Интересно сказать, что в деле создания себе религий Василий Алексеевич Сухоруков шел путем совершенно своеобразным. Шел он путем чисто опытным под влиянием тех ударов, которые ему посылала судьба. И, что замечательно, ему пришлось создавать свою религию как бы против своей воли. Так он был прежде далек от всякой веры.
До болезни у Василия Алексеевича не было никакой религии. Не было у него также никакого философского мировоззрения. При его бьющем через край здоровье, при его страстности ему было не до философий. Он спешил жить и пил чашу наслаждений со всем безумием ликующей молодости. Жизнь его неслась быстро, в каком-то опьянении. По своей живой натуре Василий Алексеевич был большой реалист, принадлежавший всецело земным впечатлениям. Никаких духовных запросов, никаких стремлений к богоискательству, которые мы, например, видим у многих умов нашего века, у Василия Алексеевича не было. Философских книг он не читал и не любил читать. Правда, он любил словесность, но в литературе он ценил только художников и поэтов. Только эта сторона отражения жизни человеческой, отражения в живом искусстве и художестве, была сродни его духу эпикурейца, каким он, в действительности, был до своей болезни.
Но вот Сухоруков подвергся страшному жизненному удару; нахлынула на него эта тяжелая болезнь – болезнь, сковавшая его тело, возникшая при особых, исключительных условиях, давших почувствовать ему, что кроме сил материальных, земных, имеют громадное значение в жизни человека силы сверхприродные, силы таинственные. Это как бы невидимые волны из особого мира, волны, ударяющие в людей из какого-то таинственного океана, неведомого и бесконечно могущественного. И в этом океане есть волны не только злые, но и благодатные, светлые, спасающие людей.
Когда Василий Алексеевич после крепкого сна в монастырской гостинице проснулся и, очнувшись, почувствовал еще раз, что правая рука его свободна, а ноги не парализованы, что чудо исцеления прочно, ликующая радость опять охватила его. Так он намучился за свою болезнь! И мысль его, воскресшая вместе с его возрождением, опять заработала над религиозными вопросами. Проснулась и она после той долгой летаргии отчаяния, которой он за последнее время предавался. У него начали создаваться свои оригинальные объяснения всему, что произошло.

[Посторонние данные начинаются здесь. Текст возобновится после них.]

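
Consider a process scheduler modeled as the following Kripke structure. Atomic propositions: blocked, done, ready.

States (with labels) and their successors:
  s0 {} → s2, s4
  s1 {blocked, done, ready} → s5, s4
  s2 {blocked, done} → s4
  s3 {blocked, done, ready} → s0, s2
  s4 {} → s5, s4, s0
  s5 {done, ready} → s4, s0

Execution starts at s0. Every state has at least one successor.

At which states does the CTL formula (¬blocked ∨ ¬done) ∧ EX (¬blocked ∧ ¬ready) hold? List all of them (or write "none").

States satisfying ¬blocked: {s0, s4, s5}.
States satisfying ¬done: {s0, s4}.
States satisfying ¬blocked ∨ ¬done: {s0, s4, s5}.
States satisfying ¬blocked ∧ ¬ready: {s0, s4}.
States satisfying EX (¬blocked ∧ ¬ready): {s0, s1, s2, s3, s4, s5}.
States satisfying (¬blocked ∨ ¬done) ∧ EX (¬blocked ∧ ¬ready): {s0, s4, s5}.

{s0, s4, s5}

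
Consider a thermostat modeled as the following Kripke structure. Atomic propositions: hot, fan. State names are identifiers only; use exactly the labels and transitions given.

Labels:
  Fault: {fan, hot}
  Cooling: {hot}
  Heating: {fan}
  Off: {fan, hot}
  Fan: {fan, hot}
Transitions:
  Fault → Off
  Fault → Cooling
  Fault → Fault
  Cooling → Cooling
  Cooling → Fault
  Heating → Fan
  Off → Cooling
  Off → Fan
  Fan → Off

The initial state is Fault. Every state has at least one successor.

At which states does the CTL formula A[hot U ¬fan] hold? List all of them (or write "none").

{Cooling}

States satisfying hot: {Fault, Cooling, Off, Fan}.
States satisfying ¬fan: {Cooling}.
States satisfying A[hot U ¬fan]: {Cooling}.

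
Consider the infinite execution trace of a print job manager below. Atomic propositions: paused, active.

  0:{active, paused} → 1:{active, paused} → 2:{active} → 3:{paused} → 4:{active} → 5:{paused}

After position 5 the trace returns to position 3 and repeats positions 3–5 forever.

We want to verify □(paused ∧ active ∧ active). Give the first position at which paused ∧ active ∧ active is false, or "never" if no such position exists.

2

Check paused ∧ active ∧ active at each position in order: 0 ✓, 1 ✓.
At position 2 the labels are {active}, so paused ∧ active ∧ active is false there. This is the first violation.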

Василий Алексеевич пришел к признанию, что первой благодатной силой, ударившей в него из высшего сверхприродного мира, из высшей надмирной сферы, была его мать, Ольга Александровна Сухорукова. Она живет там, в этой надмирной сфере… Тогда, после его колдовства в лесу, мать его к нему явилась внезапно; она остановила его от преступления, спасла его от полного нравственного падения. Затем, за всю эту тяжелую болезнь, мать как бы оставила его. Но прав ли он был, думая таким образом? Ведь видение ее было тогда так неотразимо ясно; оно по яркости своей было сильнее даже того, что дает нам реальная жизнь. Прав ли он был, думая, что мать его оставила! Если она, как он твердо помнит из детства своего, так его любила, своего единственного сына, то он, Сухоруков, теперь убежден, что она и сейчас его любит. Она все время была около него и незаметно для него его охраняла. Если она не могла прорваться в душу его, прорваться в его сознание, если он не мог увидеть ее, почувствовать ее, то виноват в этом единственно он сам, ибо он стал забывать ее, перестал ей молиться. Он за свою болезнь надел на себя как бы броню безверия. У нее же, у его матери, не хватило сил, чтобы проникнуть в его одеревеневшую душу, не было сил, чтобы изгнать из него отчаяние, толкавшее его даже после свидания с Лермонтовым на самоубийство. И вот она, мать его, не имея сама сил исцелить сына, молилась за него там, в высшем мире, перед другими могущественными силами, молилась перед Митрофанием, который внял мольбам ее. Этот могущественный дух, это надмирное божество, святой Митрофаний Воронежский, исцелил его по ее молитвам. Митрофаний не только избавил его от болезни, он спас его от отчаяния и, может быть, даже от самоубийства…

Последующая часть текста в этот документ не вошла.